Rimur (the Icelandic word for ‘rhymes’) are long cycles of poetic verse delivered in a distinctively Icelandic half sung/half chanted style. The Rimur are one of Iceland’s oldest traditions. They stretch as far back as the fourteenth century and have their roots in the country’s ancient literature. In many cases, the poetry of the Rimur is transformed directly from the Sagas and Eddas, and contain many of the same themes: dramatic tales of battles and heroes, stories of the supernatural, chivalry and romance are all material for the Rimur, though rhymes also exist which are no more than elaborate gossip stories about communities and individuals.

The structure of the poetry itself is complex enough to make experienced wordsmith’s wince. Though it may sound straightforward enough, the rhymes are in fact deceptively convoluted and adhere to a mind-boggling array of rules and regulations which are quite strictly enforced. One of the main rules of Rimur verse is that the syllables of each line must be arranged in trochaic form, which means that a long syllable is always followed by a short, or that a stressed syllable is followed by an unstressed one. There are then rules as to the amount of syllables you can have in the diffrent lines of every stanza (stanzas can have 2, 3 or 4 lines). And there are also rules regarding alliteration, such as alliteration should always occur in the long syllable of the trochee, and must appear for the third and last time in the first trochee in the second half of the couplet.

It is also possible to alliterate either consonants or vowels. On top of this there are often internal rhymes and, less commonly, rimur which have to be palindromes, i.e. be intelligible when read both forward and backwards. There is also the question of the content. The metaphors used in Rimur are known as kennings. These often relate back to the mythology enclosed in Snorri Sturlusson’s Edda and were used originally in the Skaldic poetic form. This removes the language of Rimur far from the daily speech of the Icelanders and means that an understanding of the mythology which they often refer to is essential.

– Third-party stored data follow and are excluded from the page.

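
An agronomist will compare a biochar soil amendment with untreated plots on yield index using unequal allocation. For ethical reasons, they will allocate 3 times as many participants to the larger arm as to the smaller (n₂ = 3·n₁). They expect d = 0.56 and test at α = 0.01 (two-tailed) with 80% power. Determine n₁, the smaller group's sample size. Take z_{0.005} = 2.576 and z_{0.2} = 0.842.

n₁ = 50

With allocation ratio k = n₂/n₁ = 3, Var(x̄₁−x̄₂) = σ²(1/n₁ + 1/(k·n₁)) = σ²·(k+1)/(k·n₁).
So n₁ = (1 + 1/k)·((z_{α/2} + z_β)/d)² = 1.333 × (3.418/0.56)².
n₁ = 1.333 × 37.25 = 49.7.
Round up: n₁ = 50, giving n₂ = 3 × 50 = 150.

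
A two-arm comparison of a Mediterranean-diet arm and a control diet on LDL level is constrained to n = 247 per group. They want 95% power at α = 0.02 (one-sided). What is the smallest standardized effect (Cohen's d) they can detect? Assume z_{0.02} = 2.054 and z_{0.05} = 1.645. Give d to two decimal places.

d_min ≈ 0.33

For two independent groups of n = 247 each: d_min = (z_{α} + z_β)·√(2/n).
z-sum = 2.054 + 1.645 = 3.699.
d_min = 3.699 × √(2/247) = 3.699 × 0.0900 = 0.333.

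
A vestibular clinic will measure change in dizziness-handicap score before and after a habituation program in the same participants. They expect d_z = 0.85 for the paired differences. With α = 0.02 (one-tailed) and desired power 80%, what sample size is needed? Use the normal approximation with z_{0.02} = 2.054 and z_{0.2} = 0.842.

For a paired (one-sample on differences) test: n = ((z_{α} + z_β) / d)².
z_{α} + z_β = 2.054 + 0.842 = 2.896.
n = (2.896 / 0.85)² = 3.407² = 11.61.
Round up.

n = 12 pairs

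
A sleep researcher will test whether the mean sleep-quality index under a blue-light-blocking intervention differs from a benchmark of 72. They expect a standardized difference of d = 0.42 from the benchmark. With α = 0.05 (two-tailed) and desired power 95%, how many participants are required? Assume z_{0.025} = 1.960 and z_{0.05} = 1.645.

For a one-sample test: n = ((z_{α/2} + z_β) / d)².
z_{α/2} + z_β = 1.960 + 1.645 = 3.605.
n = (3.605 / 0.42)² = 8.583² = 73.67.
Round up.

n = 74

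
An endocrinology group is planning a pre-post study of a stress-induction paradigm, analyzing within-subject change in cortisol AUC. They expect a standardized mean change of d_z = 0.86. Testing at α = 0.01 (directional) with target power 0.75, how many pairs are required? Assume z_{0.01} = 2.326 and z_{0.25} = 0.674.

For a paired (one-sample on differences) test: n = ((z_{α} + z_β) / d)².
z_{α} + z_β = 2.326 + 0.674 = 3.000.
n = (3.000 / 0.86)² = 3.488² = 12.17.
Round up.

n = 13 pairs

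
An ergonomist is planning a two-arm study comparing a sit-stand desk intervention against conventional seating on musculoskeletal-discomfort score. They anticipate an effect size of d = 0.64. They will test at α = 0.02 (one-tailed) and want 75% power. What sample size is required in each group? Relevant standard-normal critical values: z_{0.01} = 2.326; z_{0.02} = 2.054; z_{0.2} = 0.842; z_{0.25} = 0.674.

n = 37 per group

For two independent groups with equal n: n = 2·((z_{α} + z_β) / d)².
z_{α} + z_β = 2.054 + 0.674 = 2.728.
n = 2 × (2.728 / 0.64)² = 2 × 4.263² = 2 × 18.17 = 36.3.
Round up to the next whole participant.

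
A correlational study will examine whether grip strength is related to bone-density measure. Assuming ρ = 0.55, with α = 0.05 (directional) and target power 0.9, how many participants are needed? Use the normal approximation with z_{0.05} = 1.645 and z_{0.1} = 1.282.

n = 26

Fisher's z: C = ½·ln((1+r)/(1−r)) = ½·ln(3.4444) = 0.6184.
n = ((z_{α} + z_β)/C)² + 3.
(1.645 + 1.282) / 0.6184 = 2.927 / 0.6184 = 4.733.
n = 4.733² + 3 = 22.40 + 3 = 25.4.
Round up.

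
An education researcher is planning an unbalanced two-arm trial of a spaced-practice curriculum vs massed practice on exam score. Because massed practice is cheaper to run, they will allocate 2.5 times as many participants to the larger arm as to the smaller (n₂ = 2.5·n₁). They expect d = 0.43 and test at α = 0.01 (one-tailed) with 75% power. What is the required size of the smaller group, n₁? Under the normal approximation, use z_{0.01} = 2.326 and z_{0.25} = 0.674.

n₁ = 69

With allocation ratio k = n₂/n₁ = 2.5, Var(x̄₁−x̄₂) = σ²(1/n₁ + 1/(k·n₁)) = σ²·(k+1)/(k·n₁).
So n₁ = (1 + 1/k)·((z_{α} + z_β)/d)² = 1.400 × (3.000/0.43)².
n₁ = 1.400 × 48.67 = 68.1.
Round up: n₁ = 69, giving n₂ = ⌈2.5 × 69⌉ = ⌈172.5⌉ = 173.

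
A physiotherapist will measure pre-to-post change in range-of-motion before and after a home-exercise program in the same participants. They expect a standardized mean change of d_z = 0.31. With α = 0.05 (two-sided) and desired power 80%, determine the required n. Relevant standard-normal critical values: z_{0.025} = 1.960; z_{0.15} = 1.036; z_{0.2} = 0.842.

n = 82 pairs

For a paired (one-sample on differences) test: n = ((z_{α/2} + z_β) / d)².
z_{α/2} + z_β = 1.960 + 0.842 = 2.802.
n = (2.802 / 0.31)² = 9.039² = 81.70.
Round up.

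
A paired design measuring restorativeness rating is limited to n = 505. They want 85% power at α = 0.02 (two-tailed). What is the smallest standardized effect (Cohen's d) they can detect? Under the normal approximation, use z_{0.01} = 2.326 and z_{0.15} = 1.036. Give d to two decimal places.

For a single sample (or paired design) of n = 505: d_min = (z_{α/2} + z_β)/√n.
z-sum = 2.326 + 1.036 = 3.362.
d_min = 3.362 / √505 = 3.362 / 22.472 = 0.150.

d_min ≈ 0.15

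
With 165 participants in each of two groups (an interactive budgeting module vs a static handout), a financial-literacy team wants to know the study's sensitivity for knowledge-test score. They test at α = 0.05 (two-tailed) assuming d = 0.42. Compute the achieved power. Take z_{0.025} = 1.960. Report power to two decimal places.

For two equal groups, power = Φ(d·√(n/2) − z_{α/2}).
d·√(n/2) = 0.42 × √(165/2) = 0.42 × 9.083 = 3.815.
z_β = 3.815 − 1.960 = 1.855.
Power = Φ(1.855) = 0.968.

power ≈ 0.97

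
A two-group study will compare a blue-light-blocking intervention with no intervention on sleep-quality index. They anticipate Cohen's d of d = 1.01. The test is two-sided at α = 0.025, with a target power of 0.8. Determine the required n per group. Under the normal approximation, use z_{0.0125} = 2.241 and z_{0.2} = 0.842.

n = 19 per group

For two independent groups with equal n: n = 2·((z_{α/2} + z_β) / d)².
z_{α/2} + z_β = 2.241 + 0.842 = 3.083.
n = 2 × (3.083 / 1.01)² = 2 × 3.052² = 2 × 9.32 = 18.6.
Round up to the next whole participant.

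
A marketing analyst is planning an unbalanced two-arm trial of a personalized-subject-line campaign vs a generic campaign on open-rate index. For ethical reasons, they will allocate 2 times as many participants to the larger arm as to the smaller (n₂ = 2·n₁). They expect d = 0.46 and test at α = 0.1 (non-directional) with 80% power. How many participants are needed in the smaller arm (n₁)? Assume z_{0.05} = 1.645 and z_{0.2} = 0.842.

n₁ = 44

With allocation ratio k = n₂/n₁ = 2, Var(x̄₁−x̄₂) = σ²(1/n₁ + 1/(k·n₁)) = σ²·(k+1)/(k·n₁).
So n₁ = (1 + 1/k)·((z_{α/2} + z_β)/d)² = 1.500 × (2.487/0.46)².
n₁ = 1.500 × 29.23 = 43.8.
Round up: n₁ = 44, giving n₂ = 2 × 44 = 88.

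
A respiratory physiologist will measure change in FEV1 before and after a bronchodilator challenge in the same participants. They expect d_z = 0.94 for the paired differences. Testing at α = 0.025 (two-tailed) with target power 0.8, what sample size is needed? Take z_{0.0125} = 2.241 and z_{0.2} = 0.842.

n = 11 pairs

For a paired (one-sample on differences) test: n = ((z_{α/2} + z_β) / d)².
z_{α/2} + z_β = 2.241 + 0.842 = 3.083.
n = (3.083 / 0.94)² = 3.280² = 10.76.
Round up.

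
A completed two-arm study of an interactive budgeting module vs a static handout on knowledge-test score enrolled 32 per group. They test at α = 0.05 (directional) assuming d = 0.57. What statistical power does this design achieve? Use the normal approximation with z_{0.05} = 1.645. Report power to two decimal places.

For two equal groups, power = Φ(d·√(n/2) − z_{α}).
d·√(n/2) = 0.57 × √(32/2) = 0.57 × 4.000 = 2.280.
z_β = 2.280 − 1.645 = 0.635.
Power = Φ(0.635) = 0.737.

power ≈ 0.74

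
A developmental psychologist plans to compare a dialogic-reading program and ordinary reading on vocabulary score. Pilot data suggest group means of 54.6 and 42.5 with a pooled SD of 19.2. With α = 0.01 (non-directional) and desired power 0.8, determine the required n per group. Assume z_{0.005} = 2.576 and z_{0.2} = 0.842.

n = 59 per group

Cohen's d = |M₁ − M₂| / SD_pooled = |54.6 − 42.5| / 19.2 = 12.1 / 19.2 = 0.630.
For two independent groups with equal n: n = 2·((z_{α/2} + z_β) / d)².
z_{α/2} + z_β = 2.576 + 0.842 = 3.418.
n = 2 × (3.418 / 0.630)² = 2 × 5.425² = 2 × 29.43 = 58.9.
Round up to the next whole participant.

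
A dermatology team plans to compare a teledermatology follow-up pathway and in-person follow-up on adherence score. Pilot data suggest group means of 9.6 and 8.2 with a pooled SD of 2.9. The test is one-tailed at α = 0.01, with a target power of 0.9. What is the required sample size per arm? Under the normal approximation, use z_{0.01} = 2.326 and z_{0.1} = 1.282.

Cohen's d = |M₁ − M₂| / SD_pooled = |9.6 − 8.2| / 2.9 = 1.4 / 2.9 = 0.483.
For two independent groups with equal n: n = 2·((z_{α} + z_β) / d)².
z_{α} + z_β = 2.326 + 1.282 = 3.608.
n = 2 × (3.608 / 0.483)² = 2 × 7.470² = 2 × 55.80 = 111.6.
Round up to the next whole participant.

n = 112 per group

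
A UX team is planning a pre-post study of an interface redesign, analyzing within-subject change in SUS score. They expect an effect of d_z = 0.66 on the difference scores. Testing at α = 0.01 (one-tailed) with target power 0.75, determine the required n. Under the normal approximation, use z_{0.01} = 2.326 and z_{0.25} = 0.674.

For a paired (one-sample on differences) test: n = ((z_{α} + z_β) / d)².
z_{α} + z_β = 2.326 + 0.674 = 3.000.
n = (3.000 / 0.66)² = 4.545² = 20.66.
Round up.

n = 21 pairs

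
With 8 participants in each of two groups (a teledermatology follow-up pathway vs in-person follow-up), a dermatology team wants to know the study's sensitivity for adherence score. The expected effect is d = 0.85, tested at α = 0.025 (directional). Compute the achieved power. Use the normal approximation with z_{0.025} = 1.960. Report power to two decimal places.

For two equal groups, power = Φ(d·√(n/2) − z_{α}).
d·√(n/2) = 0.85 × √(8/2) = 0.85 × 2.000 = 1.700.
z_β = 1.700 − 1.960 = -0.260.
Power = Φ(-0.260) = 0.397.

power ≈ 0.40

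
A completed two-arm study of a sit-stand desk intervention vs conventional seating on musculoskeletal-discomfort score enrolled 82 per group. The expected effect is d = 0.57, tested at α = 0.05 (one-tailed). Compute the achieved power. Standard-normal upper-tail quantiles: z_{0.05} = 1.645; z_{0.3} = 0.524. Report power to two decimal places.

For two equal groups, power = Φ(d·√(n/2) − z_{α}).
d·√(n/2) = 0.57 × √(82/2) = 0.57 × 6.403 = 3.650.
z_β = 3.650 − 1.645 = 2.005.
Power = Φ(2.005) = 0.978.

power ≈ 0.98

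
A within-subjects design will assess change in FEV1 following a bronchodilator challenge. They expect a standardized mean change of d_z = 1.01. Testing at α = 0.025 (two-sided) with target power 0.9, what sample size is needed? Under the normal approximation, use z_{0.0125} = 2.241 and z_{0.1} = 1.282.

n = 13 pairs

For a paired (one-sample on differences) test: n = ((z_{α/2} + z_β) / d)².
z_{α/2} + z_β = 2.241 + 1.282 = 3.523.
n = (3.523 / 1.01)² = 3.488² = 12.17.
Round up.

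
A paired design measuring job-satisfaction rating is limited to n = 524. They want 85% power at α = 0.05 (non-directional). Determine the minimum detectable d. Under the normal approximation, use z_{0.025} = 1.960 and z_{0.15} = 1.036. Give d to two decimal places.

For a single sample (or paired design) of n = 524: d_min = (z_{α/2} + z_β)/√n.
z-sum = 1.960 + 1.036 = 2.996.
d_min = 2.996 / √524 = 2.996 / 22.891 = 0.131.

d_min ≈ 0.13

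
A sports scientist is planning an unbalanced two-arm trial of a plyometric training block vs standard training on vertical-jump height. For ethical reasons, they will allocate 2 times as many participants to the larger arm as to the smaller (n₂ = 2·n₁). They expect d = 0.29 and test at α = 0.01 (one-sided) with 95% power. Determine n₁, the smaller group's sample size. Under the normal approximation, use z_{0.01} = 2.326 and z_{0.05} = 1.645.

With allocation ratio k = n₂/n₁ = 2, Var(x̄₁−x̄₂) = σ²(1/n₁ + 1/(k·n₁)) = σ²·(k+1)/(k·n₁).
So n₁ = (1 + 1/k)·((z_{α} + z_β)/d)² = 1.500 × (3.971/0.29)².
n₁ = 1.500 × 187.50 = 281.3.
Round up: n₁ = 282, giving n₂ = 2 × 282 = 564.

n₁ = 282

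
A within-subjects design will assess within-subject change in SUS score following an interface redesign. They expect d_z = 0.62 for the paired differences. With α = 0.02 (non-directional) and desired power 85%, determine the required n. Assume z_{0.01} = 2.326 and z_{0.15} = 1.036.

For a paired (one-sample on differences) test: n = ((z_{α/2} + z_β) / d)².
z_{α/2} + z_β = 2.326 + 1.036 = 3.362.
n = (3.362 / 0.62)² = 5.423² = 29.40.
Round up.

n = 30 pairs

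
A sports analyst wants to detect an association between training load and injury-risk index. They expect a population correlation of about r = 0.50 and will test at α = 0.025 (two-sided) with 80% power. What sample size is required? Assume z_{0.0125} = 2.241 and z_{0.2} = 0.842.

Fisher's z: C = ½·ln((1+r)/(1−r)) = ½·ln(3.0000) = 0.5493.
n = ((z_{α/2} + z_β)/C)² + 3.
(2.241 + 0.842) / 0.5493 = 3.083 / 0.5493 = 5.613.
n = 5.613² + 3 = 31.50 + 3 = 34.5.
Round up.

n = 35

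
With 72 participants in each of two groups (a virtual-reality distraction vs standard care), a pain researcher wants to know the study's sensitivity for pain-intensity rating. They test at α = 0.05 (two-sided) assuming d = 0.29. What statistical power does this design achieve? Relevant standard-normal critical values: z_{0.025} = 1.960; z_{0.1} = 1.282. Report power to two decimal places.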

The other unique aspect about Rimur is the way they are performed. The golden age of the rhymes was on the 18th and 19th centuries after the readings of sagas and dancing had been outlawed. The rhymes at this time were most commonly chanted at farms during a nightly ceremony where families would meet in the (living room and while they continued with the day’s work – scraping sheep skins, sewing, weaving etc. – someone would often chant Rimur, either from the many manuscripts which were written and passed around from farm to farm, or simply from memory.

The performer would take up a space in the room, sit down in a chair and recite these stories as people worked by candlelight. Traditionally the reader would begin with an introductory stanza, usually a praise to women or a ditty about the tribulations of love. These were usually unrelated to the subject matter of the Rimur and increasingly they were omitted in performances that delayed the progress of the story.

One of the most immediate things to grab you about Rimur is the way it is sung. The chant is reminiscent – and possibly derived from – ancient European styles such as Gregorian chanting. The melodies often bear a resemblance to middle eastern chants but there are no obvious connections between the Icelandic Rimur and the Arabic scales. The melodies did not come with inherent rhythms; they followed the rhythm of the text, making each melody unique.